Even if you accept that the possibility of renegotiated SEC TV contracts (thanks to the additions of Texas A&M and Missouri) might lessen the financial pressure UK feels to have its stadium filled, the empty seats in Commonwealth create a lackluster environment not conducive to building positive program momentum.

Unless UK runs off a string of unexpected wins to close 2012, it's hard to imagine any scenario for next season in which Phillips returns as Kentucky head man and the fans who have been lost come back to Commonwealth Stadium.

Yet as badly as things have gone for Kentucky and Phillips, there are valid arguments for bringing him back for a fourth season.

The current UK season has been decimated by injuries to key players.

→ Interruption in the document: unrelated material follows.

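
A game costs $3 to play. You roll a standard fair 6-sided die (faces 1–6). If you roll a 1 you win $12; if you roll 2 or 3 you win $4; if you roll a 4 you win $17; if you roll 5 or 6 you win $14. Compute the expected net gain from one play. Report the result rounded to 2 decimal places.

$7.83

E[payout] = (1/3)·4 + (1/6)·12 + (1/3)·14 + (1/6)·17 = 65/6
Expected profit = 65/6 − 3 = 47/6 ≈ $7.83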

If you viewed this as a make-or-break season for Joker, isn't the fair thing to do to give him a reset and another shot next year?

If your theory of what's gone wrong with Kentucky football is that the recruiting classes signed late in the Rich Brooks era have not lived up to expectations, Phillips has tried to address that issue by replacing all but two of the holdover assistants from the old staff. That new UK staff recruited the freshmen and sophomores who now seem to form the most talented part of the Kentucky roster.

In 2005, amid much clamor to oust Brooks after the coach had gone 9-25 in his first three seasons, albeit while navigating Hal Mumme-era NCAA sanctions, Barnhart and then-UK President Lee T. Todd Jr. kept him.

The fans revolted, and attendance in 2006 in Commonwealth dropped to 57,330 a game. That team, however, staged a late-season rally and won eight games and the Music City Bowl.

Kentucky home attendance in 2007 averaged 68,824 a game.

Is such a 2006-style turnaround possible for the Wildcats in 2013?

Kentucky should be better at quarterback if Maxwell Smith can stay healthy and/or Patrick Towles develops (assuming both are still at UK next season).

If Josh Clemons returns to health, he would join a solid corps of running backs that includes Jonathan George, Raymond Sanders, Dyshawn Mobley and redshirting freshman Justin Taylor.

Kentucky will have three starters back from this season's quality offensive line and a young nucleus of promising wide receivers led by Demarco Robinson, Daryl Collins, DeMarcus Sweat and A.J. Legree.

Defensively, Kentucky will return its entire tackle rotation, linebackers Miles Simpson, Avery Williamson and Alvin Dupree, and all those true freshmen now playing in the secondary who are being toasted but will presumably benefit from that experience in 2013.

As a team, UK should start back upward next season — but is that enough to produce a winning season against a schedule that will include the teams currently ranked No. 1, No. 3, No. 12, No. 13, No. 16 and No. 17 in this week's AP poll?

At this point, the equation on keeping or firing Phillips seems pretty basic to me.

If the powers that be at UK think Kentucky can win next season, there is a case to be made for keeping Joker.

If they think Kentucky cannot have a winning record in 2013, UK has little choice but to make a change.